No, I have not had much of a social live these last 6 months. But I’ve also stayed safe, and healthy, and managed to get into some pretty decent routines with my studying and some other aspects of life that I’ll get into later…
To start, I’ve been taking it slow. At first, no more than an hour per day. In April or May, I did start meeting with an italki tutor, Matsui, and together, we worked through the first 5 lessons of Minna No Nihongo, the book series pictured above. It’s quite a bit different than Genki, which I’d failed to guide myself through in the past – feels more serious and deeper, yet also slower. Gradually, I’ve managed to get the fundamental grammatical structures ingrained in my mind. Some examples of such:
If I’m being honest, the grammar comes easier than the vocabulary. Since the same patterns show up again and again, it’s easy to remember them lesson after lesson. What’s harder is remember than in lesson 2 you learned how to say “cafeteria” in lesson 2 （しよくどう）when I am never going to say that word again. If someone knew of a good way to internalize vocabulary without having to resort to endless flashcard drills and SRS, I would love to hear about it.
And then, nothing…
Despite my every intention, my studying came to a halt in mid-June. Why? Without getting too personal, let’s just say a new family addition arrived quite unexpectedly early and has demanded almost all of my attention since 🙂
For awhile, I just stopped. Not just Japanese, but everything – playing music, maintaining my Mandarin, etc. But, life goes on, and I’ve always known that learning languages, like any major undertaking, is a marathon, not a sprint. Everyone’s life is different, and some people have more time to study than others. From June until the end of July, I did nothing except for work on getting acclimated to my new role in life. Then I took a step back, and reconsidered – was learning Japanese something I still wanted? At this point, quitting would be so easy. I considered it some more, and thought I was ready to let Japanese go. Then, one day, I was watching one of the Showa Godzilla films that are now gloriously part of the Criterion Network, baby on lap. Unexpectedly, I realized that I was hearing things I knew – not full sentences, but words, and grammatical patterns. Ah, so it was working… I thought to myself. How great it would be if I could understand more. And that’s when I decided I wanted to continue.

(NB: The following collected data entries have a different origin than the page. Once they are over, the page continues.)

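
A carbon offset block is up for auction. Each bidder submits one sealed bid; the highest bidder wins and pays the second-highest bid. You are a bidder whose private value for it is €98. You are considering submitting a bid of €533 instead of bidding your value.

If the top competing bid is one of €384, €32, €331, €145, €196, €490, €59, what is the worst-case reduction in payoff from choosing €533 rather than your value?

€392

€384: truthful gives €0, deviation gives −€286 → loss €286.
€32: same outcome either way → loss €0.
€331: truthful gives €0, deviation gives −€233 → loss €233.
€145: truthful gives €0, deviation gives −€47 → loss €47.
€196: truthful gives €0, deviation gives −€98 → loss €98.
€490: truthful gives €0, deviation gives −€392 → loss €392.
€59: same outcome either way → loss €0.
Maximum loss: €392.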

I’ve been guiding myself since, just making a little bit of a time – I would say, a half hour, on most days, to work through Minna no Nihongo solo, often resorting to just copying the textbook and workbook component in full before spending a session or two dedicated to the listening portion. Before the end of the year, I hope to report that I’ve made it to lesson ten. And when I feel comfortable enough, I may start back up with Matsui, if he’s still out there. But for now, I’m just doing what I can, working through the material as my own life allows. I am progressing, at a pace that feels comfortable for me, and without neglecting other aspects of my life. And that feels good.